As someone who sat through countless author visits in high school, I’ve always been wary about listening to authors give talks. Sometimes, they’re fantastic in front of a crowd, just as you’d imagined them, but sometimes, the author on the page is different to the author on the stage.
Thankfully, Hartnett and Silvey were every bit as engaging and entertaining as I thought they’d be. That’s not to say they were jumping around on stage in a showy, look-at-me-I’m-a-performer kind of way. They sat, relaxed, and carefully took turns in answering facilitator Melanie’s questions (and kudos to Melanie, she asked all the right questions). It was a very laid-back session, and it was so interesting to hear Sonya and Craig speak frankly (and with such wit) about their artistic processes, and the life experiences that inspired their latest works, Butterfly and Jasper Jones respectfully.
Craig Silvey read from his Jasper Jones, and as a teen boy myself (for what? 9 more days…), I can tell you that he’s captured our verbal exchanges and attitudes expertly ([After spilling something in the living room] “He mops it up with a cushion”). Later in the session, after recounting a joke from the book which involved the hypothetical choice between living life wearing a hat made of with poisonous spiders or living life having each finger replaced with a certain male appendage, he remarked, matter-of-factly, “My book is deep,” and I knew, right then and there, that I’d be a life-long fan of his.
“Women come out looking pretty bad…”
– Melanie Ostell on Butterfly
Girl politics features heavily in Sonya Hartnett’s Butterfly, and when asked about teenage girls and their penchant for bitchery, Hartnett had some fun (“Sometimes you see it and you’re just like… ‘Arrghh, you little cretins.'”). She based the manuscript on the teen-girl relations she witnessed twenty years ago (when the novel is set). She gave the first draft to her fourteen-year-old neighbour, Matilda, and after finishing it, Matilda approached her and asked, “How did you know how the girls at [school’s name] acted?” So, clearly, nothing’s changed in the world of teen-girl relations. Hartnett joked that no-one ever admits to being the schoolyard bitch – grab one hundred middle-aged women and ask them, and they’ll all say they were the girls that suffered through high school. “Where do those girls go [after high school]? Do they just disappear?”
Melanie asked Craig for his thoughts, to which he replied, “I’m relieved I have a penis… [teen girl fights] seem like condensed Cold Wars”.

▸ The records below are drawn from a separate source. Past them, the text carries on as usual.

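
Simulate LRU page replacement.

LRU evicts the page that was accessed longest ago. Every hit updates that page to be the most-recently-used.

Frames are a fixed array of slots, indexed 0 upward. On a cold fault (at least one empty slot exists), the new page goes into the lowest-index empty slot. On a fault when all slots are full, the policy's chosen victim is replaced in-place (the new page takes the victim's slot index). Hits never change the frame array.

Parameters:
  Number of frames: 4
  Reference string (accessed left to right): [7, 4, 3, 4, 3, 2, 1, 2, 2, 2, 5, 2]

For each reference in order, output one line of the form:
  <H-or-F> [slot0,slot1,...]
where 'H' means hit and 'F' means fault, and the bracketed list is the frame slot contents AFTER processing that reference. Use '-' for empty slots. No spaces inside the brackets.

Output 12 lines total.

F [7,-,-,-]
F [7,4,-,-]
F [7,4,3,-]
H [7,4,3,-]
H [7,4,3,-]
F [7,4,3,2]
F [1,4,3,2]
H [1,4,3,2]
H [1,4,3,2]
H [1,4,3,2]
F [1,5,3,2]
H [1,5,3,2]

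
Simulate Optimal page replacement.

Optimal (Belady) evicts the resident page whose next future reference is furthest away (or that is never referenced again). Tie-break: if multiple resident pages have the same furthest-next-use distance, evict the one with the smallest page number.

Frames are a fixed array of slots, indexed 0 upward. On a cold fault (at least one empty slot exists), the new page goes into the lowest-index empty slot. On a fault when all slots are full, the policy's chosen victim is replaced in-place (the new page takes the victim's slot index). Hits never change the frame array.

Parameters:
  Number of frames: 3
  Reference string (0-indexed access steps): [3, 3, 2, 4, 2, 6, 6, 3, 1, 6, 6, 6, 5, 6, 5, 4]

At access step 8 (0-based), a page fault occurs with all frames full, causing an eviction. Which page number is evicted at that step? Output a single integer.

Step 0: ref 3 -> FAULT, frames=[3,-,-]
Step 1: ref 3 -> HIT, frames=[3,-,-]
Step 2: ref 2 -> FAULT, frames=[3,2,-]
Step 3: ref 4 -> FAULT, frames=[3,2,4]
Step 4: ref 2 -> HIT, frames=[3,2,4]
Step 5: ref 6 -> FAULT, evict 2, frames=[3,6,4]
Step 6: ref 6 -> HIT, frames=[3,6,4]
Step 7: ref 3 -> HIT, frames=[3,6,4]
Step 8: ref 1 -> FAULT, evict 3, frames=[1,6,4]
At step 8: evicted page 3

Answer: 3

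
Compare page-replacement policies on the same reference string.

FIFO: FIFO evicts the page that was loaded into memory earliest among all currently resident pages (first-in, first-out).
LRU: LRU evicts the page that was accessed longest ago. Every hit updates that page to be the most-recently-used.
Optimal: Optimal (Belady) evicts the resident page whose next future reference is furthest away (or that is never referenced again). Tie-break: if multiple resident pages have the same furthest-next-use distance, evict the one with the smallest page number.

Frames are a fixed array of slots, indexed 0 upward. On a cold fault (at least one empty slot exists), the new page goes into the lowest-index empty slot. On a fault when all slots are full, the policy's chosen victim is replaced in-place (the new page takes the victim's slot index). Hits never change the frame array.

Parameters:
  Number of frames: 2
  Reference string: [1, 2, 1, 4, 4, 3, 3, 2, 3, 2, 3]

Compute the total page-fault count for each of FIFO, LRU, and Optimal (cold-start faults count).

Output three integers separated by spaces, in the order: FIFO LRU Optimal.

--- FIFO ---
  step 0: ref 1 -> FAULT, frames=[1,-] (faults so far: 1)
  step 1: ref 2 -> FAULT, frames=[1,2] (faults so far: 2)
  step 2: ref 1 -> HIT, frames=[1,2] (faults so far: 2)
  step 3: ref 4 -> FAULT, evict 1, frames=[4,2] (faults so far: 3)
  step 4: ref 4 -> HIT, frames=[4,2] (faults so far: 3)
  step 5: ref 3 -> FAULT, evict 2, frames=[4,3] (faults so far: 4)
  step 6: ref 3 -> HIT, frames=[4,3] (faults so far: 4)
  step 7: ref 2 -> FAULT, evict 4, frames=[2,3] (faults so far: 5)
  step 8: ref 3 -> HIT, frames=[2,3] (faults so far: 5)
  step 9: ref 2 -> HIT, frames=[2,3] (faults so far: 5)
  step 10: ref 3 -> HIT, frames=[2,3] (faults so far: 5)
  FIFO total faults: 5
--- LRU ---
  step 0: ref 1 -> FAULT, frames=[1,-] (faults so far: 1)
  step 1: ref 2 -> FAULT, frames=[1,2] (faults so far: 2)
  step 2: ref 1 -> HIT, frames=[1,2] (faults so far: 2)
  step 3: ref 4 -> FAULT, evict 2, frames=[1,4] (faults so far: 3)
  step 4: ref 4 -> HIT, frames=[1,4] (faults so far: 3)
  step 5: ref 3 -> FAULT, evict 1, frames=[3,4] (faults so far: 4)
  step 6: ref 3 -> HIT, frames=[3,4] (faults so far: 4)
  step 7: ref 2 -> FAULT, evict 4, frames=[3,2] (faults so far: 5)
  step 8: ref 3 -> HIT, frames=[3,2] (faults so far: 5)
  step 9: ref 2 -> HIT, frames=[3,2] (faults so far: 5)
  step 10: ref 3 -> HIT, frames=[3,2] (faults so far: 5)
  LRU total faults: 5
--- Optimal ---
  step 0: ref 1 -> FAULT, frames=[1,-] (faults so far: 1)
  step 1: ref 2 -> FAULT, frames=[1,2] (faults so far: 2)
  step 2: ref 1 -> HIT, frames=[1,2] (faults so far: 2)
  step 3: ref 4 -> FAULT, evict 1, frames=[4,2] (faults so far: 3)
  step 4: ref 4 -> HIT, frames=[4,2] (faults so far: 3)
  step 5: ref 3 -> FAULT, evict 4, frames=[3,2] (faults so far: 4)
  step 6: ref 3 -> HIT, frames=[3,2] (faults so far: 4)
  step 7: ref 2 -> HIT, frames=[3,2] (faults so far: 4)
  step 8: ref 3 -> HIT, frames=[3,2] (faults so far: 4)
  step 9: ref 2 -> HIT, frames=[3,2] (faults so far: 4)
  step 10: ref 3 -> HIT, frames=[3,2] (faults so far: 4)
  Optimal total faults: 4

Answer: 5 5 4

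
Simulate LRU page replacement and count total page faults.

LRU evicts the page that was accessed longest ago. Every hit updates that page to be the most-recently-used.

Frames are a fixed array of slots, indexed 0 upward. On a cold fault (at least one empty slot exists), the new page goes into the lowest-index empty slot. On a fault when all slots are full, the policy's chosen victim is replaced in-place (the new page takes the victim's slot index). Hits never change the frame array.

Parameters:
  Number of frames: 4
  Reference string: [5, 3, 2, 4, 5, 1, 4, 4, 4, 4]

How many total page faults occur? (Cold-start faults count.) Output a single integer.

Answer: 5

Derivation:
Step 0: ref 5 → FAULT, frames=[5,-,-,-]
Step 1: ref 3 → FAULT, frames=[5,3,-,-]
Step 2: ref 2 → FAULT, frames=[5,3,2,-]
Step 3: ref 4 → FAULT, frames=[5,3,2,4]
Step 4: ref 5 → HIT, frames=[5,3,2,4]
Step 5: ref 1 → FAULT (evict 3), frames=[5,1,2,4]
Step 6: ref 4 → HIT, frames=[5,1,2,4]
Step 7: ref 4 → HIT, frames=[5,1,2,4]
Step 8: ref 4 → HIT, frames=[5,1,2,4]
Step 9: ref 4 → HIT, frames=[5,1,2,4]
Total faults: 5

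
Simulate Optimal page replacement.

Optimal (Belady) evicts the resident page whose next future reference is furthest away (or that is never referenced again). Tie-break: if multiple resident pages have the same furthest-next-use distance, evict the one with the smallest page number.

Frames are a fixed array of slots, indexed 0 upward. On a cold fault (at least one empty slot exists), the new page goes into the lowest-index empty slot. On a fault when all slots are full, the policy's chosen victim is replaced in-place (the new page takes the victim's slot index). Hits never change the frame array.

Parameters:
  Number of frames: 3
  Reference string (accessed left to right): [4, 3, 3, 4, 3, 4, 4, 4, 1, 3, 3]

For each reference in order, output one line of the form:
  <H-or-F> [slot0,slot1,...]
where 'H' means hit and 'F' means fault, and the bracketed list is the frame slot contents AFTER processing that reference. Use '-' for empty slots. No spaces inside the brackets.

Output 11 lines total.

F [4,-,-]
F [4,3,-]
H [4,3,-]
H [4,3,-]
H [4,3,-]
H [4,3,-]
H [4,3,-]
H [4,3,-]
F [4,3,1]
H [4,3,1]
H [4,3,1]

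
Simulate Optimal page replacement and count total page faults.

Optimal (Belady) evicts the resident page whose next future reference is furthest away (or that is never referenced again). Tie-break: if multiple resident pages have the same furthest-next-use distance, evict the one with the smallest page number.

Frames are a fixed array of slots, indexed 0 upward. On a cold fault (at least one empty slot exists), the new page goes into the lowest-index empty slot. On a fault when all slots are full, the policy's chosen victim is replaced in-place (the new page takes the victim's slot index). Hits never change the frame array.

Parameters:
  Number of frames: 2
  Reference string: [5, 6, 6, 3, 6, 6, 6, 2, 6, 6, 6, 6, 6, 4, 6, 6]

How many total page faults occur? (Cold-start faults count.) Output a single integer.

Answer: 5

Derivation:
Step 0: ref 5 → FAULT, frames=[5,-]
Step 1: ref 6 → FAULT, frames=[5,6]
Step 2: ref 6 → HIT, frames=[5,6]
Step 3: ref 3 → FAULT (evict 5), frames=[3,6]
Step 4: ref 6 → HIT, frames=[3,6]
Step 5: ref 6 → HIT, frames=[3,6]
Step 6: ref 6 → HIT, frames=[3,6]
Step 7: ref 2 → FAULT (evict 3), frames=[2,6]
Step 8: ref 6 → HIT, frames=[2,6]
Step 9: ref 6 → HIT, frames=[2,6]
Step 10: ref 6 → HIT, frames=[2,6]
Step 11: ref 6 → HIT, frames=[2,6]
Step 12: ref 6 → HIT, frames=[2,6]
Step 13: ref 4 → FAULT (evict 2), frames=[4,6]
Step 14: ref 6 → HIT, frames=[4,6]
Step 15: ref 6 → HIT, frames=[4,6]
Total faults: 5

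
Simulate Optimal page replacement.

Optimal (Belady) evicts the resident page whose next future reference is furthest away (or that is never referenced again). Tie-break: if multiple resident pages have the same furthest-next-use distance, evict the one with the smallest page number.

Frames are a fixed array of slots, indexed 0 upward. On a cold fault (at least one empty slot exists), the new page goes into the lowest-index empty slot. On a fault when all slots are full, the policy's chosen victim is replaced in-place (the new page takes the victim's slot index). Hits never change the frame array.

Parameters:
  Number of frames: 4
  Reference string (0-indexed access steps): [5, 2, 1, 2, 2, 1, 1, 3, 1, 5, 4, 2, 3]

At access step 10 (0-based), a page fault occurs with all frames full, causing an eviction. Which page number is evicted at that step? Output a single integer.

Step 0: ref 5 -> FAULT, frames=[5,-,-,-]
Step 1: ref 2 -> FAULT, frames=[5,2,-,-]
Step 2: ref 1 -> FAULT, frames=[5,2,1,-]
Step 3: ref 2 -> HIT, frames=[5,2,1,-]
Step 4: ref 2 -> HIT, frames=[5,2,1,-]
Step 5: ref 1 -> HIT, frames=[5,2,1,-]
Step 6: ref 1 -> HIT, frames=[5,2,1,-]
Step 7: ref 3 -> FAULT, frames=[5,2,1,3]
Step 8: ref 1 -> HIT, frames=[5,2,1,3]
Step 9: ref 5 -> HIT, frames=[5,2,1,3]
Step 10: ref 4 -> FAULT, evict 1, frames=[5,2,4,3]
At step 10: evicted page 1

Answer: 1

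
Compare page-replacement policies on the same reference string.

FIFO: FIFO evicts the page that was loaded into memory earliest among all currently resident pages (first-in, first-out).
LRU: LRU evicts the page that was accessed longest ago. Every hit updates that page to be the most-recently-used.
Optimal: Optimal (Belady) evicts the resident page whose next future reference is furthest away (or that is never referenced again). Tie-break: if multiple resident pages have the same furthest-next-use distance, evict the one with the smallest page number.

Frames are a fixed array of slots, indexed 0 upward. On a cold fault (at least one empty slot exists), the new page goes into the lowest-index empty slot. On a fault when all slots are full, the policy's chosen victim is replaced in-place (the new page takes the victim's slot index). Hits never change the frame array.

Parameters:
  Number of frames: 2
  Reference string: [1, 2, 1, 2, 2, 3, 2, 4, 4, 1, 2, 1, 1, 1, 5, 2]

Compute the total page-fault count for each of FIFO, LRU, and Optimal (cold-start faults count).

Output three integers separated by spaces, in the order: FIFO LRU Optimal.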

To steer the conversation to the subject of the session, coming of age, Melanie remarked, “Both books feature younger characters learning things they can’t fully understand… for many years to come.” The two were then invited to engage with the topic.
Sonya spoke frankly about her protagonist: “Plum’s a moron.” Cue the audience’s laughter. Then, she continued, “You’re not writing them, you’re writing to the reader. You’re saying, ‘Look, what is being learnt here?’ I’m not asking Plum to understand. At fourteen, no kid will understand what’s going on… The character is something through which you address the reader.”
Craig threw in his two cents, adding that coming of age isn’t necessarily becoming an adult. It’s something different. When you’re a teenager, you’re “a strange midget drunk living in a bubble” (his words), and the moment that bubble bursts, and you’re forced to see the world differently, and see the world through other people’s eyes, and you’ve become more empathetic, and leartn to distrust things, and created your own world-view, instead of just subscribing to others’ – that’s when you’ve come of age. Becoming an adult is simply aging, but becoming “of age” is earning that age through wisdom.
“People who read are the finest people in the world.”
– Craig Silvey
And he wasn’t just sucking up to ensure every member of the audience bought his book either. He went on to explain that readers come of age through the process of reading, and experiencing life through other people’s lenses.
So, go on. Get reading.
Now, if you’ll excuse me, I’m off to see Wendy Harmer.